题目描述
输入某二叉树的前序遍历和中序遍历的结果,请重建出该二叉树。假设输入的前序遍历和中序遍历的结果中都不含重复的数字。例如输入前序遍历序列{1,2,4,7,3,5,6,8}和中序遍历序列{4,7,2,1,5,3,8,6},则重建二叉树并返回。
解题思路
首先根据中序和前序遍历的特点,找出跟结点,然后根据根节点将数组划分成两段,一个是根结点的左子树,一个是根结点的右子树。

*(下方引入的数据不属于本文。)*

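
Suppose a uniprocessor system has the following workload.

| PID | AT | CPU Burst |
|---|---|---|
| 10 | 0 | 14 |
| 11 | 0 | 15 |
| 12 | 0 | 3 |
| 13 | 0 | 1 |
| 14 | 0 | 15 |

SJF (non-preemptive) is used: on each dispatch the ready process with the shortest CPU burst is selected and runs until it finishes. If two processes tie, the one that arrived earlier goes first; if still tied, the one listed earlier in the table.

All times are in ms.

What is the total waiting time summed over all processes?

56

Schedule: | 13 0-1 | 12 1-4 | 10 4-18 | 11 18-33 | 14 33-48 |
Completion: 10=18  11=33  12=4  13=1  14=48
Waiting = turnaround − burst: 10=4, 11=18, 12=1, 13=0, 14=33
Total waiting = 4 + 18 + 1 + 0 + 33 = 56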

然后递归调用,直至完成。
实现
/*树结点的定义*/
public class TreeNode {
int val;
TreeNode left;
TreeNode right;
TreeNode(int x) { val = x; }
}
/*实现*/
public class Solution {
public TreeNode reConstructBinaryTree(int [] pre,int [] in) {
if (pre == null || in == null || pre.length != in.length || pre.length <=0) return null;
return bulidTree(pre, 0, pre.length - 1, in, 0, in.length - 1);
}
private TreeNode bulidTree(int[] pre, int pStart, int pEnd, int[] in, int inStart, int inEnd) {
if (pStart > pEnd || inStart > inEnd) return null;
//找到根结点
int rootVal = pre[pStart];
TreeNode root = new TreeNode(rootVal);
//在中序遍历中找到根结点的位置
int rootIndex = inStart;
for (int i = inStart; i <= inEnd; i++){
if (in[i] == rootVal) rootIndex = i;
}
root.left = bulidTree(pre, pStart + 1, pStart + rootIndex - inStart, in, inStart, rootIndex - 1);
root.right = bulidTree(pre, pStart + rootIndex - inStart + 1, pEnd, in, rootIndex + 1, inEnd);
return root;
}
}